De aquellas experiencias nació, muy probablemente, mi interés por acercarme al proceso de creación de Macbeth, del que pude ver numerosos ensayos, gracias a la generosidad de Berta Martínez, y descubrir los mecanismos internos de creación del personaje por parte de otros dos enormes actores: José Antonio Rodríguez y Herminia Sánchez.
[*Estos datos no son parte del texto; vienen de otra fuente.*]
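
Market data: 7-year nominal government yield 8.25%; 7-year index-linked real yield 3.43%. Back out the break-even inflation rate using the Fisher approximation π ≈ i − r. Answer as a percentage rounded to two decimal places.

4.82%

π ≈ i − r = 8.25% − 3.43% → 4.82%.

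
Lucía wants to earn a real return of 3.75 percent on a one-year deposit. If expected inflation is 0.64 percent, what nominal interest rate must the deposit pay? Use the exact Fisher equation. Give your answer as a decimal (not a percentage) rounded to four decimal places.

(1 + i) = (1 + r)(1 + π) = 1.03750 × 1.00640 = 1.04414
i = 1.04414 − 1, so the required nominal rate is 0.0441.

0.0441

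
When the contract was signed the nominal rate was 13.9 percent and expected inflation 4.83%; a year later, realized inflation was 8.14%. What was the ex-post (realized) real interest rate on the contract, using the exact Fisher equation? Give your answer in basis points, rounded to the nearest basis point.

533 basis points

Ex-post: (1 + 0.1390)/(1 + 0.0814) − 1 = 5.3264%
So the realized real rate is 533 basis points.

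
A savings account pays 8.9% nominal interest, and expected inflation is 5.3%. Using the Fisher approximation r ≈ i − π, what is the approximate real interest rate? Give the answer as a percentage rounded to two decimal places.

r ≈ i − π = 8.9% − 5.3% = 3.60%.

3.60%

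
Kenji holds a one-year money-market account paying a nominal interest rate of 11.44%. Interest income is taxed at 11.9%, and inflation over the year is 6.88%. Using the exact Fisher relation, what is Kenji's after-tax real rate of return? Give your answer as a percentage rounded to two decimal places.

2.99%

After-tax nominal return = 11.44% × (1 − 0.119) = 10.07864%.
1 + r = 1.1007864 / 1.06880 = 1.029927
After-tax real rate = 1.029927 − 1 → 2.99%.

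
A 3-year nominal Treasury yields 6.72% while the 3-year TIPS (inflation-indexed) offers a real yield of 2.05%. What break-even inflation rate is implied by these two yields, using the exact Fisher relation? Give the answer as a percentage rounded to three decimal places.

4.576%

(1 + π) = (1 + i)/(1 + r) = 1.06720 / 1.02050 = 1.045762
Break-even inflation = 1.045762 − 1 → 4.576%.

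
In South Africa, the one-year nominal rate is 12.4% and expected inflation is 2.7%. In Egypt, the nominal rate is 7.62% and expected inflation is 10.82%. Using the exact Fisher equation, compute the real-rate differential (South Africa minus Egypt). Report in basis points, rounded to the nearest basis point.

South Africa: (1 + 0.1240)/(1 + 0.0270) − 1 = 9.4450%
Egypt: (1 + 0.0762)/(1 + 0.1082) − 1 = -2.8876%
Differential = 9.4450% − (-2.8876%) = 12.3326% → 1233 basis points.

1233 basis points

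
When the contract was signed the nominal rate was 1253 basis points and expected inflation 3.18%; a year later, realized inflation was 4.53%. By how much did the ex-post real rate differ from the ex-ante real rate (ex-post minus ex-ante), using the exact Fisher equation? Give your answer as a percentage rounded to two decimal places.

-1.41%

Ex-ante: (1 + 0.1253)/(1 + 0.0318) − 1 = 9.0618%
Ex-post: (1 + 0.1253)/(1 + 0.0453) − 1 = 7.6533%
Difference (ex-post − ex-ante) = -1.4085% → -1.41%.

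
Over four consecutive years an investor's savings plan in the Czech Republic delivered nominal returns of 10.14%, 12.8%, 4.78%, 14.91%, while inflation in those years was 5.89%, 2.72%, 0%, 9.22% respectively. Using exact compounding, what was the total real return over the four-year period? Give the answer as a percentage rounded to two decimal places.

25.92%

Compound the nominal returns: 1.1014 × 1.1280 × 1.0478 × 1.1491 = 1.495858.
Compound inflation: 1.0589 × 1.0272 × 1.0000 × 1.0922 = 1.187988.
Deflate: 1.495858 / 1.187988 = 1.259152.
Total real return = 1.259152 − 1 → 25.92%.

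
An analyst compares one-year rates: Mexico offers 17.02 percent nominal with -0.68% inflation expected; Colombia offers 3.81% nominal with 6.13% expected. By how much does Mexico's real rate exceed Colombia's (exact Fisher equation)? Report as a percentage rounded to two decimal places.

20.01%

Mexico: (1 + 0.1702)/(1 − 0.0068) − 1 = 17.8212%
Colombia: (1 + 0.0381)/(1 + 0.0613) − 1 = -2.1860%
Differential = 17.8212% − (-2.1860%) = 20.0072% → 20.01%.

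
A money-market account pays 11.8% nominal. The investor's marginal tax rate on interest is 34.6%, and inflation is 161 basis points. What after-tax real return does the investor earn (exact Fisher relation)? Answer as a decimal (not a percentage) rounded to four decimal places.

0.0601

After-tax nominal return = 11.8% × (1 − 0.346) = 7.7172%.
1 + r = 1.077172 / 1.01610 = 1.060104
After-tax real rate = 1.060104 − 1 → 0.0601.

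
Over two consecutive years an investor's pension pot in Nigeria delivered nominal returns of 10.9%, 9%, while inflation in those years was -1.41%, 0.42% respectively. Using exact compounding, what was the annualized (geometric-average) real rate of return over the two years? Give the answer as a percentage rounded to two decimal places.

Compound the nominal returns: 1.1090 × 1.0900 = 1.20881000.
Compound inflation: 0.9859 × 1.0042 = 0.99004078.
Deflate: 1.20881000 / 0.99004078 = 1.22096991.
Annualized real rate = 1.22096991^(1/2) − 1 = 10.4975% → 10.50%.

10.50%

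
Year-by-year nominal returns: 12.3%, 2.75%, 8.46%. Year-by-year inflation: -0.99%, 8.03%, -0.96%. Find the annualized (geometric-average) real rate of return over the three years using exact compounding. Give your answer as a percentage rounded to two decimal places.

Compound the nominal returns: 1.1230 × 1.0275 × 1.0846 = 1.25150096.
Compound inflation: 0.9901 × 1.0803 × 0.9904 = 1.05933682.
Deflate: 1.25150096 / 1.05933682 = 1.18140041.
Annualized real rate = 1.18140041^(1/3) − 1 = 5.7140% → 5.71%.

5.71%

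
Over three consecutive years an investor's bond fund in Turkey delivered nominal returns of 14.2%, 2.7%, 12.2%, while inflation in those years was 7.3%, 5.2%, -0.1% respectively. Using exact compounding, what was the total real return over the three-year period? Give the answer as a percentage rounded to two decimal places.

Nominal growth factor = 1.1420 × 1.0270 × 1.1220 = 1.315920
Price-level growth factor = 1.0730 × 1.0520 × 0.9990 = 1.127667
Real growth factor = 1.315920 / 1.127667 = 1.166940
Total real return = 1.166940 − 1 → 16.69%.

16.69%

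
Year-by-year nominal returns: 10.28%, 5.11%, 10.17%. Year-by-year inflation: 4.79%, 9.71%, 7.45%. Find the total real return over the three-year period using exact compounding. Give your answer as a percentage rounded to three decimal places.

3.379%

Compound the nominal returns: 1.1028 × 1.0511 × 1.1017 = 1.277039.
Compound inflation: 1.0479 × 1.0971 × 1.0745 = 1.235300.
Deflate: 1.277039 / 1.235300 = 1.033788.
Total real return = 1.033788 − 1 → 3.379%.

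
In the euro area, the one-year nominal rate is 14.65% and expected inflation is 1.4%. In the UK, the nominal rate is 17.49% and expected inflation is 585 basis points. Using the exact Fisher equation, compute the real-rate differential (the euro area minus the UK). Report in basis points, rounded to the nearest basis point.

The euro area: (1 + 0.1465)/(1 + 0.0140) − 1 = 13.0671%
The UK: (1 + 0.1749)/(1 + 0.0585) − 1 = 10.9967%
Differential = 13.0671% − 10.9967% = 2.0704% → 207 basis points.

207 basis points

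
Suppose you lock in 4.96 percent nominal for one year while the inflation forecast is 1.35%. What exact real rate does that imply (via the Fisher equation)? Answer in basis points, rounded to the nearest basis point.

356 basis points

By the Fisher equation, 1 + r = (1 + i)/(1 + π).
1 + r = 1.04960 / 1.01350 = 1.035619
r = 1.035619 − 1 = 3.5619%, i.e. 356 basis points.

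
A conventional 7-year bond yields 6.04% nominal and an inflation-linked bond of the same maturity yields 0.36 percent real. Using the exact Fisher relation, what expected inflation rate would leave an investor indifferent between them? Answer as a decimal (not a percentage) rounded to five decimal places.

(1 + π) = (1 + i)/(1 + r) = 1.06040 / 1.00360 = 1.056596
Break-even inflation = 1.056596 − 1 → 0.05660.

0.05660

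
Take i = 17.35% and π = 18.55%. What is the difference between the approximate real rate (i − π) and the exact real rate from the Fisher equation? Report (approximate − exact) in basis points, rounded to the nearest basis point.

-19 basis points

Approximate: r ≈ 17.350% − 18.550% = -1.2000%
Exact: (1 + 0.1735)/(1 + 0.1855) − 1 = -1.0122%
Error = -1.2000% − (-1.0122%) = -0.1878% → -19 basis points.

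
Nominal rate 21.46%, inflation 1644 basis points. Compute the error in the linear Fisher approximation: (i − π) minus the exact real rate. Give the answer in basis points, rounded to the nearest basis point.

Approximate: r ≈ 21.460% − 16.440% = 5.0200%
Exact: (1 + 0.2146)/(1 + 0.1644) − 1 = 4.3112%
Error = 5.0200% − 4.3112% = 0.7088% → 71 basis points.

71 basis points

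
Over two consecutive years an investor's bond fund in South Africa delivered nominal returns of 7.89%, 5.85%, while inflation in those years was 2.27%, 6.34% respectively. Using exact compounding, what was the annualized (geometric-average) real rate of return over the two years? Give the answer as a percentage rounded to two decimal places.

Nominal growth factor = 1.0789 × 1.0585 = 1.14201565
Price-level growth factor = 1.0227 × 1.0634 = 1.08753918
Real growth factor = 1.14201565 / 1.08753918 = 1.05009150
Annualized real rate = 1.05009150^(1/2) − 1 = 2.4740% → 2.47%.

2.47%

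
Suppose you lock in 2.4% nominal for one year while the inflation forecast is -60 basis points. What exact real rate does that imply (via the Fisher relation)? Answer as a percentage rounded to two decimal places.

By the Fisher relation, 1 + r = (1 + i)/(1 + π).
1 + r = 1.02400 / 0.99400 = 1.030181
r = 1.030181 − 1 = 3.0181%, i.e. 3.02%.

3.02%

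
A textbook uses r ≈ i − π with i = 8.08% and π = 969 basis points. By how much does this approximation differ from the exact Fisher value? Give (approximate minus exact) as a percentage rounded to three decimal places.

Approximate: r ≈ 8.080% − 9.690% = -1.6100%
Exact: (1 + 0.0808)/(1 + 0.0969) − 1 = -1.4678%
Error = -1.6100% − (-1.4678%) = -0.1422% → -0.142%.

-0.142%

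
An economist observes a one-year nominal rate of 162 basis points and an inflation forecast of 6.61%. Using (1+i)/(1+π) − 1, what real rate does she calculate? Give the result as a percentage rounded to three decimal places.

-4.681%

By the Fisher equation, 1 + r = (1 + i)/(1 + π).
1 + r = 1.01620 / 1.06610 = 0.953194
r = 0.953194 − 1 = -4.6806%, i.e. -4.681%.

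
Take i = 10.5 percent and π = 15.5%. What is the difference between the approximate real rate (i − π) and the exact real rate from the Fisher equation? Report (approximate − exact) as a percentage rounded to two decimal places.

Approximate: r ≈ 10.500% − 15.500% = -5.0000%
Exact: (1 + 0.1050)/(1 + 0.1550) − 1 = -4.3290%
Error = -5.0000% − (-4.3290%) = -0.6710% → -0.67%.

-0.67%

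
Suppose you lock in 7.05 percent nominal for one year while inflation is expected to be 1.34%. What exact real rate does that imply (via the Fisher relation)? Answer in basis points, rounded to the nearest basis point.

563 basis points

By the Fisher relation, 1 + r = (1 + i)/(1 + π).
1 + r = 1.07050 / 1.01340 = 1.056345
r = 1.056345 − 1 = 5.6345%, i.e. 563 basis points.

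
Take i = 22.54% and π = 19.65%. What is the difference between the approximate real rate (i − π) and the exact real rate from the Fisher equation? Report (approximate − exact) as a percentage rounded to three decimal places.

Approximate: r ≈ 22.540% − 19.650% = 2.8900%
Exact: (1 + 0.2254)/(1 + 0.1965) − 1 = 2.4154%
Error = 2.8900% − 2.4154% = 0.4746% → 0.475%.

0.475%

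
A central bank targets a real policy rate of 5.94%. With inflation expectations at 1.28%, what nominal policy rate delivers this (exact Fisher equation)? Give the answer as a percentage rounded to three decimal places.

7.296%

(1 + i) = (1 + r)(1 + π) = 1.05940 × 1.01280 = 1.07296032
i = 1.07296032 − 1, so the required nominal rate is 7.296%.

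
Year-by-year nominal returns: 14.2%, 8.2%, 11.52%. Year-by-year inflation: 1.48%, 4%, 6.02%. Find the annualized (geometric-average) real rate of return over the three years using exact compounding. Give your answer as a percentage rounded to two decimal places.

Nominal growth factor = 1.1420 × 1.0820 × 1.1152 = 1.37799019
Price-level growth factor = 1.0148 × 1.0400 × 1.0602 = 1.11892660
Real growth factor = 1.37799019 / 1.11892660 = 1.23152867
Annualized real rate = 1.23152867^(1/3) − 1 = 7.1885% → 7.19%.

7.19%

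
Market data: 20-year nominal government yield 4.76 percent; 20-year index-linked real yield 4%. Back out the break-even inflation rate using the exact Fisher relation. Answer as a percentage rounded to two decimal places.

0.73%

(1 + π) = (1 + i)/(1 + r) = 1.04760 / 1.04000 = 1.007308
Break-even inflation = 1.007308 − 1 → 0.73%.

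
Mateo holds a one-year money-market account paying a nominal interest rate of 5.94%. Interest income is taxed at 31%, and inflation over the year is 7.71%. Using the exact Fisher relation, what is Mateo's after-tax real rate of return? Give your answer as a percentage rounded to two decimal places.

After-tax nominal return = 5.94% × (1 − 0.31) = 4.0986%.
1 + r = 1.040986 / 1.07710 = 0.966471
After-tax real rate = 0.966471 − 1 → -3.35%.

-3.35%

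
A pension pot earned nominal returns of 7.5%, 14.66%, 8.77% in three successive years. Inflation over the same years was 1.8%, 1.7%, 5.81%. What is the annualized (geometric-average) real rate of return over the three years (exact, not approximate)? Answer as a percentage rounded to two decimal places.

Nominal growth factor = 1.0750 × 1.1466 × 1.0877 = 1.34069358
Price-level growth factor = 1.0180 × 1.0170 × 1.0581 = 1.09545728
Real growth factor = 1.34069358 / 1.09545728 = 1.22386661
Annualized real rate = 1.22386661^(1/3) − 1 = 6.9657% → 6.97%.

6.97%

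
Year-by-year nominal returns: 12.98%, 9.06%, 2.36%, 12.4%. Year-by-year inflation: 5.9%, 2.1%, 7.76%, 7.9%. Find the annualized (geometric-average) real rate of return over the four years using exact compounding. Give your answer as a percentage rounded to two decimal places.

Nominal growth factor = 1.1298 × 1.0906 × 1.0236 × 1.1240 = 1.41763247
Price-level growth factor = 1.0590 × 1.0210 × 1.0776 × 1.0790 = 1.25718945
Real growth factor = 1.41763247 / 1.25718945 = 1.12762040
Annualized real rate = 1.12762040^(1/4) − 1 = 3.0483% → 3.05%.

3.05%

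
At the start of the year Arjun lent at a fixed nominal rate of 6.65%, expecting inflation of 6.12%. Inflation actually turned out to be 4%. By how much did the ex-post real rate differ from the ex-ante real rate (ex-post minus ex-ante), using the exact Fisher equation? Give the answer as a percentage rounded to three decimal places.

Ex-ante: (1 + 0.0665)/(1 + 0.0612) − 1 = 0.4994%
Ex-post: (1 + 0.0665)/(1 + 0.0400) − 1 = 2.5481%
Difference (ex-post − ex-ante) = 2.0486% → 2.049%.

2.049%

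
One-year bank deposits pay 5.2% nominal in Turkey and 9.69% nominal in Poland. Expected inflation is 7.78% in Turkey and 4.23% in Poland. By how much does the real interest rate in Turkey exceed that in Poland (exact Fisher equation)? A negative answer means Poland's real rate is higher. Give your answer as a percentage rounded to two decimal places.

-7.63%

Turkey: (1 + 0.0520)/(1 + 0.0778) − 1 = -2.3938%
Poland: (1 + 0.0969)/(1 + 0.0423) − 1 = 5.2384%
Differential = -2.3938% − 5.2384% = -7.6322% → -7.63%.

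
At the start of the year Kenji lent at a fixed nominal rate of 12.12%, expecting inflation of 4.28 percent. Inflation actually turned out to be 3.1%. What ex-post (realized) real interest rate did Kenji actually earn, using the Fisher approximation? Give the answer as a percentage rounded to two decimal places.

9.02%

Ex-post: 12.12% − 3.1% = 9.020%
So the realized real rate is 9.02%.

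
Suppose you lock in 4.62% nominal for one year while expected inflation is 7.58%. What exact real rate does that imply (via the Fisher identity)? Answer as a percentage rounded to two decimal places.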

También presencié los reclamos de la directora en cuanto al uso de la palabra, que en claro propósito brechtiano dejaba traslucir en su modo de articulación el asco de los propios personajes frente a sus acciones criminales. Aunque fue un proceso un tanto forzado, por el apremio para estrenarlo en el Festival de Teatro de La Habana de 1984 —lo que no lo dejó madurar ni permitió que algunas búsquedas llegaran a feliz término— me unen a él fuertes lazos afectivos en lo personal y lo profesional, pues con su ejercicio de análisis gané el premio del concurso de crítica en la memorable primera época de la revista Tablas.
En cada una de las oportunidades en que pude apreciar el trabajo de Berta Martínez, resaltó la entrega en cuerpo y alma a su oficio. Era una mujer de teatro, plena, que desde la solidez del dominio actoral se volvió directora, y en su integralidad fue diseñadora de escenografía y luces con idéntico rigor; celosa por salvaguardar los matices de un estilo singular, tan suyo y tan genuino. Más allá de influencias y legados explícitos e implícitos, declarados o silentes, y de los que pueden apreciarse en directores de distintas generaciones, resulta en extremo valioso volver una vez más a Berta Martínez y al empeño de hacerse a sí misma desde sus convicciones éticas y sus inagotables preguntas estéticas, siempre por y para el teatro.